Myth: You'll be disrupting today's processes with ML.
Busted! Machine learning models do not need to be developed from scratch. They can incorporate business rules or sit on top of rule-based, knowledge-based systems.

Data Readiness: Garbage In, Garbage Out

Another problem is with the data itself. It's vital how clean, accessible and quality assured your data is. But somebody's got to do it. Sometimes data scientists and analysts feel like "data janitors," spending the majority of their time cleaning and prepping data. Also, creating training data can be daunting and time consuming.

But those pain points also come with solutions.

Accessibility is no longer the issue it once was. Cloud and big data tech are increasingly available for the entire ML ecosystem. Also, publicly available data can be labeled quickly and cheaply by online resources.

Data strategy, governance and management is a big piece of this pie, and you can also use ML reinforcement learning to enrich training data.

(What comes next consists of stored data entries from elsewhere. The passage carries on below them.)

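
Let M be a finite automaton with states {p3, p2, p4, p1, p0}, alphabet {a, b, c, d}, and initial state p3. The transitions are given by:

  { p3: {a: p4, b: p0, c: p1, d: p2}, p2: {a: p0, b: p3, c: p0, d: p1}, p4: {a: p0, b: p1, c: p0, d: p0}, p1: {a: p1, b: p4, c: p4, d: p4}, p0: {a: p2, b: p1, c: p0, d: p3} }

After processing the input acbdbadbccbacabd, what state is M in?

Trace: p3 -a-> p4 -c-> p0 -b-> p1 -d-> p4 -b-> p1 -a-> p1 -d-> p4 -b-> p1 -c-> p4 -c-> p0 -b-> p1 -a-> p1 -c-> p4 -a-> p0 -b-> p1 -d-> p4

p4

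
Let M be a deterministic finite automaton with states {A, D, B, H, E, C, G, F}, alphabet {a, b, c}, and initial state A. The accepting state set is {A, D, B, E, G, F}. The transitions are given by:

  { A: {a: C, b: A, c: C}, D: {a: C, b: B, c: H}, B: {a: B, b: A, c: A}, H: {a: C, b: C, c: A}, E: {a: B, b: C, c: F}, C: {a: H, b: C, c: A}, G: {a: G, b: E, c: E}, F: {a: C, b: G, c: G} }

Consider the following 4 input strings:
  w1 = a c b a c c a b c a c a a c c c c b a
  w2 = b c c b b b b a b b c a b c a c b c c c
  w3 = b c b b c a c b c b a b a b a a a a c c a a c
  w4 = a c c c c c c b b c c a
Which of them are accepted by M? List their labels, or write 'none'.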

The Adoption Barrier: Ability to Impact Decisions with ML Insights

The inability to impact decision-making eventually will impact the ROI of machine learning, making sustainable development of machine learning in an organization difficult. That's why it's vital to help guide sales and marketing teams, who are likely not data experts. It's vital how you engage these teams. How you introduce the concept and get buy-in can mean the difference between success and failure. The data can be spot on, but if sales and marketing don't use it, what good is it? Ways you can help encourage buy-in:
  • Field adoption: Show the relationship between increased sales and adoption.
  • Non-personal marketing: Use tools to automatically track target responses to create training data and improve marketing vendor management with a clear tracking system.
  • Other strategic decisions: Identify pain points, including financial, productivity, processes and support. Avoid "technology for its own sake."

A Word About ROI

Yes, that's what ultimately makes the world go round, but you shouldn't get too hung up on ROI at the outset. Let the models run, let some time pass and the data will get better. You'll identify new sources and the model will improve. Over time, you'll refine and refine again.

Key takeaway:
Your team doesn't need to be a machine learning unicorn. But for success, your organization should combine three key aspects of machine learning:
  • Data science. Develop and adjust your ML models. Validate and continuously monitor your model's performance.
  • Business analytics. Ensure your ML model is set up to answer important business questions. Relevancy is key. Communicate results to realize the impact of machine learning on your business.
  • Data engineering. Set up an infrastructure to enable data combination. You can even scale models developed by data scientists in big data environments.
The most important thing? Machine learning is the flash and sizzle of data science, but in order for it to really impact your business, you have to start with the endgame in mind. Design your infrastructure. Engage your customer base. And plan for success, because it will come.